Seeking Alpha
Research analyst, tech, internet
Profile| Send Message|
( followers)  

By Chris Nicoll

Telemanagement World 2011’s second day presented continued focus on the event’s themes around the End User Experience. We prefer to look at the idea from four viewpoints: The Network, Devices, Apps and Content, which roll up to the Connected User Experience. The second day of the show highlighted that we are correct in this perspective.

It also highlighted an interesting dichotomy as presented by the Facebook’s Director of Online Operations, EMEA Colm Long that strikes to the very core of the monetization of the internet. More on that in a minute.

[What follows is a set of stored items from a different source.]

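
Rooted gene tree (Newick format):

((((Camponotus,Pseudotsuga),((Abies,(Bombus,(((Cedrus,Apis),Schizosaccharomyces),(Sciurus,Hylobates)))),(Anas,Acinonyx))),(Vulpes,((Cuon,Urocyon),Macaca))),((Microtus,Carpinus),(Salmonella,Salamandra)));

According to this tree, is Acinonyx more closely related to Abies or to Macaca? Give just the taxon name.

Abies

The MRCA of Acinonyx and Abies subtends ((Abies,(Bombus,(((Cedrus,Apis),Schizosaccharomyces),(Sciurus,Hylobates)))),(Anas,Acinonyx)) (9 taxa).
The MRCA of Acinonyx and Macaca subtends (((Camponotus,Pseudotsuga),((Abies,(Bombus,(((Cedrus,Apis),Schizosaccharomyces),(Sciurus,Hylobates)))),(Anas,Acinonyx))),(Vulpes,((Cuon,Urocyon),Macaca))) (15 taxa).
The first is nested inside the second, so Acinonyx shares a more recent common ancestor with Abies.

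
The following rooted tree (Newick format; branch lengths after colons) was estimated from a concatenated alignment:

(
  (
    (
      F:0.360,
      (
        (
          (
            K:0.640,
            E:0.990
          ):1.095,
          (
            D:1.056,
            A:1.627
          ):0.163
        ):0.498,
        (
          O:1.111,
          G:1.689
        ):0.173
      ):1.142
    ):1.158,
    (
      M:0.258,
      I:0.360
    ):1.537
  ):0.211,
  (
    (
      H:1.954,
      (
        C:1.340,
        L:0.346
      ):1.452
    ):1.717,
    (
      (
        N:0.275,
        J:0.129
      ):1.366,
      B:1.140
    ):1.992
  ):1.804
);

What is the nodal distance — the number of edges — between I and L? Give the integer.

7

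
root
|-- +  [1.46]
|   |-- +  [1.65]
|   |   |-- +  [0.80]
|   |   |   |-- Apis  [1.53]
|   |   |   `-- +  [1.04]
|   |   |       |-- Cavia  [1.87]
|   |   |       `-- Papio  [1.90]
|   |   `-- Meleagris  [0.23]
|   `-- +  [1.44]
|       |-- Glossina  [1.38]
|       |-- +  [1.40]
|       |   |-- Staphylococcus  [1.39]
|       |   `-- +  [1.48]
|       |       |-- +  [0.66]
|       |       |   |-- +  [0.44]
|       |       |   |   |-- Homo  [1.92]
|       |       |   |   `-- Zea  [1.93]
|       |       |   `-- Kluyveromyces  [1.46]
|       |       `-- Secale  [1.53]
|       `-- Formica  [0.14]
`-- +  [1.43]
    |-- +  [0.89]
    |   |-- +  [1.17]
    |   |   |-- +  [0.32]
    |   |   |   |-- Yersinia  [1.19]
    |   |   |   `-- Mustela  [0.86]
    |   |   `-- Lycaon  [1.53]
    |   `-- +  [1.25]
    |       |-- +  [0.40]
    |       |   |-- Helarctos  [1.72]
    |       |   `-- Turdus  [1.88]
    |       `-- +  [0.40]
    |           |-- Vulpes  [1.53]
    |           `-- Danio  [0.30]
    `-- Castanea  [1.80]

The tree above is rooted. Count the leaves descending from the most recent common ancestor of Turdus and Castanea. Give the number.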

If User Experience is the theme of the event, the ability to register and share that experience is the engine powering that train and that was perfectly underscored by Mr. Long. The day’s keynote speakers spoke unanimously of their iPhones and how they would be lost without them, the integration of applications and services at home and while mobile is a powerful driver. All professed to be Facebook users (to the delight of Mr. Long) with Foursquare coming up as well.

General consensus was that user behaviour is changing. The update to the morning coffee is the morning coffee while checking Facebook and Twitter to see what is going on in the world. Where are people checking in, what are they doing and increasingly what do they think about where they are? Experience is quickly becoming the currency of the internet as demonstrated by the Like button and personal reviews. What are the hottest new technologies from GiantNerd, and increasingly what the sales are via Facebook’s corporate links. Levi Strauss (OTC:LVISF) reported that 50% of its Cyber Monday sales came through Facebook. That people are turning to the internet to buy is no secret, according to Mr. Long, 90% of people trust their friends opinions more than the ‘experts.’

However the ability of social media sites to generate revenue is completely dependent on the mobile networks. Mr. Long was clear and explicit in saying that ubiquity is key. Facebook needs to be where the people are for FB to be relevant. We call this ‘Anywhere.” Does anyone care that you found a great sale while you were shopping at 2pm, or that a new restaurant is fabulous and has tables open NOW if you don’t share that information until you got home at 8 or 9 pm? The immediate sharing of your personal experience generates the value that increasingly is powering internet commerce.

Ticketmaster has found that each Facebook link generates around $5.30 in real revenue. Game vendor Zynga is the creator of the hugely popular Farmville, where people use real money to buy goods and supplies for their virtual farm. What Mr. Long shared was that until recently, despite a huge following on Facebook for Farmville, Facebook was not sharing in the nearly $1B in revenues Zynga is enjoying. So Facebook changed its terms and now it's are getting a piece of each transaction. Sounds like a workable model and it certainly benefits both Zynga and Facebook. Facebook, like Apple’s (NASDAQ:AAPL) App Store, provides the framework by which commerce occurs and there is value in that ‘service’.

The facts are that everyone in the value chain is compensated for the value of the commerce being executed except for the one link that is irreplaceable: the mobile networks.

So why aren't Facebook, Zynga, or the other online retailers cutting the mobile operators into a piece of the revenue pie? Without the mobile broadband networks, without the ubiquity of coverage, without the advancements of higher speed networking technologies such as 4G, these business models don’t just break down, they disappear. Mr. Long of Facebook said as much.

It’s time for the Over The Top players to share their revenues with the mobile network operators to benefit all users. The credit card companies provide a clear model for the MNO’s to follow – a share in the revenues. Internet commerce is an ecosystem whether the OTT players like it or not and its time to make it a healthy one.